The city is located at the intersection of Highway 23 (commonly known as the "Pig Trail") and Highway 10. Both routes are designated as Arkansas Scenic Byways near Booneville. Highway 217 also runs north and south from the city.

Rights-of-way for downtown city streets dedicated during the original town plan are wider than in most communities.

===Water/wastewater===
The city of Booneville owns the Booneville Water Department, which treats and distributes potable water from Lake Booneville to the residents and commercial users of the city in accordance with Arkansas Department of Health regulations.

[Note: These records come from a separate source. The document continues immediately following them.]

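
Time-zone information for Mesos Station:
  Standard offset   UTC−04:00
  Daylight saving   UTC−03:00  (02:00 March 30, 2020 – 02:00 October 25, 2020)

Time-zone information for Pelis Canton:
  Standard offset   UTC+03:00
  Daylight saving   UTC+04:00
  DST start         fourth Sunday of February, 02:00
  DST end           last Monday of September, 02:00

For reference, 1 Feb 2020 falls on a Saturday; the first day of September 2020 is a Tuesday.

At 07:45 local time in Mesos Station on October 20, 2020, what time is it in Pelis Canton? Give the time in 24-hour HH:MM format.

13:45

October 20, 2020 falls between 30 March and 25 October, so daylight saving is in effect and Mesos Station is at UTC−03:00.
07:45 Mesos Station + 3h = 10:45 UTC.
1 February 2020 is a Saturday, so the first Sunday is February 2 and the fourth is February 23.
1 September 2020 is a Tuesday, so Mondays fall on 7, 14, 21, 28; the last is September 28.
At the standard offset (UTC+03:00), 10:45 UTC + 3h = 13:45 Pelis Canton standard time.
The standard-time date in Pelis Canton, October 20, 2020, is outside the daylight-saving period (23 February – 28 September), so Pelis Canton is on standard time, UTC+03:00.
10:45 UTC + 3h = 13:45 Pelis Canton.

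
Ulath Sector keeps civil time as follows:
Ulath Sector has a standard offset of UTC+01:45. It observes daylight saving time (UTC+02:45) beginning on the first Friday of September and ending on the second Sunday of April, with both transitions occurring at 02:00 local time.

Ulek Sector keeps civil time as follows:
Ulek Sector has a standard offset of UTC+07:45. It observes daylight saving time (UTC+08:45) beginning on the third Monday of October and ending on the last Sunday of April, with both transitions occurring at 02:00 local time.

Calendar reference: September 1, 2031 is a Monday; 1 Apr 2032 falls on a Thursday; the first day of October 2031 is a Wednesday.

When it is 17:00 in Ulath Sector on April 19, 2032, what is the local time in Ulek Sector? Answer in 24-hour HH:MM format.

1 September 2031 is a Monday, so the first Friday is September 5.
1 April 2032 is a Thursday, so the first Sunday is April 4 and the second is April 11.
April 19, 2032 is outside the daylight-saving period (5 September 2031 – 11 April 2032), so Ulath Sector is on standard time, UTC+01:45.
17:00 Ulath Sector − 1h45m = 15:15 UTC.
1 October 2031 is a Wednesday, so the first Monday is October 6 and the third is October 20.
1 April 2032 is a Thursday, so Sundays fall on 4, 11, 18, 25; the last is April 25.
At the standard offset (UTC+07:45), 15:15 UTC + 7h45m = 23:00 Ulek Sector standard time.
The standard-time date in Ulek Sector, April 19, 2032, falls between 20 October 2031 and 25 April 2032, so daylight saving is in effect and Ulek Sector is at UTC+08:45.
15:15 UTC + 8h45m = 00:00 Ulek Sector (rolling into the next day, 20 April 2032).

00:00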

The Booneville Water Department also collects and treats wastewater in accordance with a Clean Water Act National Pollutant Discharge Elimination System permit issued and administrated by the Arkansas Department of Environmental Quality. Treated effluent is discharged to Booneville Creek, ultimately draining to the Arkansas River.

==Notable people==

- Dizzy and Daffy Dean, Major League Baseball (MLB) players and brothers, were born in the small community of Lucas, 14 mi west of Booneville.
- Kimberly Foster, television and movie actor, is best known for her role as Michelle Stevens in the later seasons of the primetime soap opera Dallas.
- Elizabeth Ward Gracen was Miss America 1982 and an actress on Highlander: The Series.
- John P. McConnell was chief of staff of the United States Air Force from February 1, 1965, to July 31, 1969.
- Floyd Speer, pitcher for the Chicago White Sox, played MLB from April 25, 1943, to May 3, 1944. He is buried in the Carolan Community Cemetery.
- Aaron Lee Ward, former Baseball player and member of the New York Yankees first World Series championship team 1923
- Paul X. Williams, a federal judge for the Western District of Arkansas, was appointed by President Lyndon B. Johnson.